Donald Trump announced Saturday that attorney Will Scharf will join his White House team.
“I am pleased to announce that William Owen Scharf will serve as assistant to the president and White House staff secretary,” the president-elect said in a statement published by his transition team.
According to Trump, “Will is a highly skilled attorney who will be a crucial part of my White House team.

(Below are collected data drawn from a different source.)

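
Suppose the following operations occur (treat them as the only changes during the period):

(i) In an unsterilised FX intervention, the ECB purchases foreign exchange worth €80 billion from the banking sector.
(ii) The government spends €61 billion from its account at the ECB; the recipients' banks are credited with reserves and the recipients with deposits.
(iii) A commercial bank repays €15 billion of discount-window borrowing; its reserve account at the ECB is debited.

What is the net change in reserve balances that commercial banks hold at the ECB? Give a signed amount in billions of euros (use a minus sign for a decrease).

+€126 billion

FX purchase €80 billion: the ECB pays by crediting reserve accounts → +€80B.
Government spending €61 billion: government payments flow into bank reserve accounts → +€61B.
Discount-window repayment €15 billion: repayment is debited from reserves → −€15B.
Net: 80 + 61 − 15 = +€126 billion.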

He has played a key role in defeating the Election Interference and Lawfare waged against me, including by winning the Historic Immunity Decision in the Supreme Court.”
Scharf “has served as a federal prosecutor, worked diligently to confirm Judges and Justices during my first term, clerked for two Federal Appeals Court Judges, and was an award winning graduate at Harvard Law School and Magna Cum Laude at Princeton,” the statement noted.
“Will is going to make us proud as we Make America Great Again,” concluded Trump.
Scharf began working for Trump in October 2023, working on several legal cases, including the appeal of his gag order in his hush money criminal case, the appeal of his civil fraud case and his successful presidential immunity case before the U.S. Supreme Court, in which the Jewish attorney reportedly played a “major role.”
Earlier this year, the Jewish lawyer ran for Missouri attorney general but lost the primary challenge aimed at unseating incumbent Andrew Bailey.
In 2023, Scharf co-founded Jews Against Soros with Newsweek senior editor-at-large Josh Hammer. The website lays out the Hungarian Holocaust survivor’s history of funding far-left political activism, including the anti-Israel BDS movement.
Scharf told The Daily Caller at the time, “We plan to build a grassroots army of Jews committed to standing up against Soros and his brand of leftism.”